La destruction des deux Tu-142 représente une perte considérable pour une plateforme que la Russie possède en nombre limité. Moscou exploite au total environ deux douzaines d'appareils Tu-142 « Bear-F », ce qui fait de la perte de deux exemplaires en une seule frappe un revers disproportionné pour sa capacité de lutte anti-sous-marine à long rayon d'action . L'un des appareils détruits a été identifié comme un variant Tu-142MR « Bear-J », un avion relais radio conçu pour maintenir la communication avec les sous-marins lanceurs d'engins balistiques russes . La perte de cet atout spécialisé de commandement et contrôle nucléaire, même s'il s'agissait d'un appareil en maintenance à l'usine aéronautique de Taganrog, dégrade une capacité que la Russie ne peut pas rapidement remplacer .
L'opération a été conduite par le 1er Centre des Forces des Systèmes sans Pilote, agissant sous l'égide du nouveau Centre de Frappe en Profondeur, qui coordonne les attaques contre les cibles de haute valeur au-delà de la ligne de front immédiate . Le commandant de l'USF, le major Robert « Madyar » Brovdi, a confirmé les résultats dans une publication sur les réseaux sociaux et a diffusé des images de drones montrant les frappes . Brovdi a décrit le travail de la nuit en des termes particulièrement imagés, écrivant que « l'Oiseau ukrainien épris de liberté du SBS a travaillé toute la nuit sur 23 cibles et objets militaires dans la profondeur opérationnelle ennemie » .
La frappe sur la base de Taganrog a été synchronisée avec une vague d'attaques contre les infrastructures énergétiques et logistiques russes servant à contourner les sanctions.
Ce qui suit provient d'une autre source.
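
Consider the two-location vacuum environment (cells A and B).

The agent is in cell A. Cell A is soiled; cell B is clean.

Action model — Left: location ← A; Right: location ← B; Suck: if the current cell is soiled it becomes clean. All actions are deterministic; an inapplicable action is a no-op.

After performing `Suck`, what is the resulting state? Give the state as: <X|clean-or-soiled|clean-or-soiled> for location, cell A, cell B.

<A|clean|clean>

start: <A|soiled|clean>
step 1/1 (Suck): <A|clean|clean>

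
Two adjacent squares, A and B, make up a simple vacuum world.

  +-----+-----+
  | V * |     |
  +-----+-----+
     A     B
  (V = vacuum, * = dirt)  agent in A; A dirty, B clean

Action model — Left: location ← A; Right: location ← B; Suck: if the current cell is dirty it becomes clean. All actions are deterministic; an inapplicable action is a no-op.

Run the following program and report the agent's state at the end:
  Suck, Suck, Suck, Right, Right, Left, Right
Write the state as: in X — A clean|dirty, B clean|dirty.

t=1 Suck ⇒ in A — A clean, B clean
t=2 Suck ⇒ in A — A clean, B clean
t=3 Suck ⇒ in A — A clean, B clean
t=4 Right ⇒ in B — A clean, B clean
t=5 Right ⇒ in B — A clean, B clean
t=6 Left ⇒ in A — A clean, B clean
t=7 Right ⇒ in B — A clean, B clean

in B — A clean, B clean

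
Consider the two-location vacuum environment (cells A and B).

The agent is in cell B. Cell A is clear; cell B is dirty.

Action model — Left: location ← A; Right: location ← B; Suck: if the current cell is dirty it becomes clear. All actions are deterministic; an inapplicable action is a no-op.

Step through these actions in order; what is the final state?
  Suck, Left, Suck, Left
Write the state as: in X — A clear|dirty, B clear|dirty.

step 1/4 (Suck): in B — A clear, B clear
step 2/4 (Left): in A — A clear, B clear
step 3/4 (Suck): in A — A clear, B clear
step 4/4 (Left): in A — A clear, B clear

in A — A clear, B clear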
Dans la zone portuaire de Taganrog même, des drones ont frappé un pétrolier de la flotte fantôme et incendié le dépôt pétrolier de Kurgannefteprodukt, endommageant des réservoirs de carburant et un bâtiment administratif . Simultanément, des opérateurs de la 412e Brigade Séparée Nemesis ont touché le Terminal Pétrolier Maritime de Feodosia, en Crimée occupée—une plateforme clé pour l'approvisionnement en carburant et lubrifiants des forces russes dans la péninsule . L'ampleur de l'opération, ciblant à la fois des actifs aériens, des systèmes de missiles et des infrastructures énergétiques en une seule nuit, illustre une capacité ukrainienne croissante à mener des campagnes de drones complexes et multi-axes .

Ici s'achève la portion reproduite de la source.